Им наконец пришлось признать, что этой ночью они не доплывут до островов, и встать на якорь у песчаной косы, достаточно широкой, чтобы они могли устроиться на ночлег, но вместе с тем достаточно узкой, чтобы стражу мог нести один человек. Эрмахал, по-прежнему не выказывавший признаков усталости, вызвался добровольцем и не встретил возражений; даже Керморван выглядел совсем изможденным. Но Элоф, несмотря на желание немедленно лечь и закрыть глаза, подошел к Керморвану и рассказал ему о странных речах Эрмахала. Керморван тоже проявил озабоченность, но посоветовал не слишком волноваться.
— Я почти не знаю людей, менее подверженных странностям, чем он. Возможно, сказалось напряжение и усталость после долгого дня. Тем не менее нужно позаботиться о нем. Ты плывешь с ним на одном плоту; присматривай за ним и, если станет еще хуже, сразу же зови меня. Но теперь я должен поспать, иначе сам начну нести околесицу.
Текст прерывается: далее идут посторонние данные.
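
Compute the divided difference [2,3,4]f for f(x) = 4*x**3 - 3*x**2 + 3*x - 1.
33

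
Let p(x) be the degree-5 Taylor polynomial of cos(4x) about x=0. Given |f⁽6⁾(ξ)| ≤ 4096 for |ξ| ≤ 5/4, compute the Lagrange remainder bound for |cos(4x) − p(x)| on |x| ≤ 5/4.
3125/144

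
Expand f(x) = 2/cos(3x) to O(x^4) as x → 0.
2 + 9*x**2 + O(x**4)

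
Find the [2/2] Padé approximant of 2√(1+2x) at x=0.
(5*x**2/2 + 5*x + 2)/(x**2/4 + 3*x/2 + 1)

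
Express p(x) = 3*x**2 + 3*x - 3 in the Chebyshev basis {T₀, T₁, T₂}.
(-3/2)T₀ + (3)T₁ + (3/2)T₂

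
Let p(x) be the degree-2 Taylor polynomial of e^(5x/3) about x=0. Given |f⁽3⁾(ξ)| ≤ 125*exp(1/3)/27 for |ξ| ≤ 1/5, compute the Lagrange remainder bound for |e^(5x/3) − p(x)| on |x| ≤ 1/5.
exp(1/3)/162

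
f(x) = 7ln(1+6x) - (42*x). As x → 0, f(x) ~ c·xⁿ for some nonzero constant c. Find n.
2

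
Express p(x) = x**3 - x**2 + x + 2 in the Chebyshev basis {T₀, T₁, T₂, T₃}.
(3/2)T₀ + (7/4)T₁ + (-1/2)T₂ + (1/4)T₃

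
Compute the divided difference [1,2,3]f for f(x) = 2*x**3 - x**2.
11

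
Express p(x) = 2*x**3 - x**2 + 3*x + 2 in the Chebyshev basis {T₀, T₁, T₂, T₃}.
(3/2)T₀ + (9/2)T₁ + (-1/2)T₂ + (1/2)T₃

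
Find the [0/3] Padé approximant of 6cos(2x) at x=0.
6/(2*x**2 + 1)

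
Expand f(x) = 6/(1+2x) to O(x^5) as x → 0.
6 - 12*x + 24*x**2 - 48*x**3 + 96*x**4 + O(x**5)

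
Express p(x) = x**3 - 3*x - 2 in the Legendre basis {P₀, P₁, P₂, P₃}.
(-2)P₀ + (-12/5)P₁ + (2/5)P₃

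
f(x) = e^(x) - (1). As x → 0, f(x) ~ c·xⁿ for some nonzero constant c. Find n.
1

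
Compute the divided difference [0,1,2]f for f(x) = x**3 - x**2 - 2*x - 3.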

Элоф согласился с мнением Керморвана: шкипер корсаров был не из тех людей, которых легко сбить с толку. При их первой встрече Эрмахал боялся неведомых существ, которые могли появиться с болотных пустошей, но не боялся сразиться с ними. Сейчас же, опиравшийся на свою стальную алебарду, он казался воплощением надежности и силы. Но примерно через два часа, когда он разбудил Керморвана для второй стражи, Элоф тоже проснулся. Корсар завернулся в одеяло, довольно закряхтел и вроде бы сразу отошел ко сну. Однако через несколько минут, когда внимание Керморвана было приковано к лесу, Элоф увидел, как шкипер сел, судорожно скомкал одеяло и стал всматриваться в темную воду перед собой. Потом, с разочарованным вздохом, он снова вытянулся на песке и наконец захрапел.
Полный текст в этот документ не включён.